"Ao arriscar-se no desconhecido cada um de nós torna-se passível de encontrar o que é do seu agrado: o profano ou, até mesmo, o sagrado."
Phelipe Barros
Muitas vezes nos arriscamos em aventuras provenientes de pulsantes impulsos de nossa mirabolante imaginação. A adrenalina do proibido, a emoção do desconhecido unem-se em uma conjuntura espetacularmente cativante. O que não se pode fazer, sempre é alvo de descontrolados desejos. Mas quando é realmente certo arriscar-se? Mergulhar num mar profundo de suposições seria uma forma faliz de se viver?
O que procuramos para nossas experimentações sempre são coisas deveras difusas, como um quadro de Picasso, onde a realidade distorcida torna-se suprimida pela imaginação do que é realmente o existente no real. Então, qual o motivo de não nos jogarmos de cabeça em um poço do qual não temos conhecimento da profundidade? Medo.
O temor de que certas coisas não saiam como planejado muitas vezes direciona o pensar, o agir... Auto-sugestionado, o ser humano, por muitas vezes foge daquilo que considera obscuro, estranho. Mesmo tendo em todos os seus pensamentos o querer incontrolável, passamos a usar a razão em função do nosso "eu presente"...

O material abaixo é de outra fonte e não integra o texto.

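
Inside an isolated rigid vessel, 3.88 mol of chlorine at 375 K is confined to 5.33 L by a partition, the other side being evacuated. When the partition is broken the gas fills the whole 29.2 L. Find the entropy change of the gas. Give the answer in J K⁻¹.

No heat is exchanged and no work is done, so the ideal-gas temperature stays constant.
Entropy is a state function; using a reversible isothermal path, ΔS_gas = nR ln(V₂/V₁) = 3.88 × 8.314 × ln(29.2/5.33) = 54.9 J/K.

ΔS_gas = 54.9 J/K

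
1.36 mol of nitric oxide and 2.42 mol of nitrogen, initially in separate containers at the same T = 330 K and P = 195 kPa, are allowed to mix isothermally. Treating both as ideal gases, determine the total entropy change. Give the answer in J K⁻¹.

Mole fractions: x_A = 1.36/3.78 = 0.36, x_B = 0.64.
ΔS_mix = −R(n_A ln x_A + n_B ln x_B) = −8.314 × (1.36 ln 0.36 + 2.42 ln 0.64) = 20.5 J/K.

ΔS_mix = 20.5 J/K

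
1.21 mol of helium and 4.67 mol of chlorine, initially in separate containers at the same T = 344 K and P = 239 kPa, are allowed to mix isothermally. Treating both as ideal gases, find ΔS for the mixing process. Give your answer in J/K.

ΔS_mix = 24.8 J/K

Mole fractions: x_A = 1.21/5.88 = 0.206, x_B = 0.794.
ΔS_mix = −R(n_A ln x_A + n_B ln x_B) = −8.314 × (1.21 ln 0.206 + 4.67 ln 0.794) = 24.8 J/K.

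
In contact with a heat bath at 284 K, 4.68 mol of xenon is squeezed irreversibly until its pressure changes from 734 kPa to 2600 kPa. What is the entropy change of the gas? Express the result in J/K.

Entropy is a state function, so ΔS_gas depends only on the end states.
For an isothermal ideal gas ΔS_gas = nR ln(P₁/P₂) = 4.68 × 8.314 × ln(734/2600) = -49.2 J/K.

ΔS_gas = -49.2 J/K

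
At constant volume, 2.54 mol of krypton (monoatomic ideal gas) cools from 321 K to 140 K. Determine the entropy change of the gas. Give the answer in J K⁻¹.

ΔS = -26.3 J/K

At constant volume, ΔS = nC_V ln(T₂/T₁) with C_V = 3R/2 = 12.47 J mol⁻¹ K⁻¹.
ΔS = 2.54 × 12.47 × ln(140/321) = -26.3 J/K.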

A vontade de pedir demissão de um emprego, a vontade de terminar um relacionamento ou mesmo a vontade de um "experimentar" e, a partir daí resolver o que se fazer. Todas essas coisas podem ser almejadas, mas elas e muitas outras são sempre introduzidas na dualidade do conflito entre o "Fazer ou não fazer? Eis a questão"... Parafraseando a célebre frase.
Buscar a realização dos nossos almejos sempre será como andar vendado em um campo minado... Mesmo sendo o caminho cheio de atropelos, existem espaços onde podemos pisar de forma firme...
Vontades vêm e vão... Mas, considero muito melhor arriscar a ficar se torturando ao supor como seria tudo caso agisse como queria... Logo, vem a indagação: "E se?"
Um brinde às minhas vontades, às suas, às nossas...
Minhas vontades? Corro atrás de todas... E SE não derem certo? Felicidades... Outras vontades virão.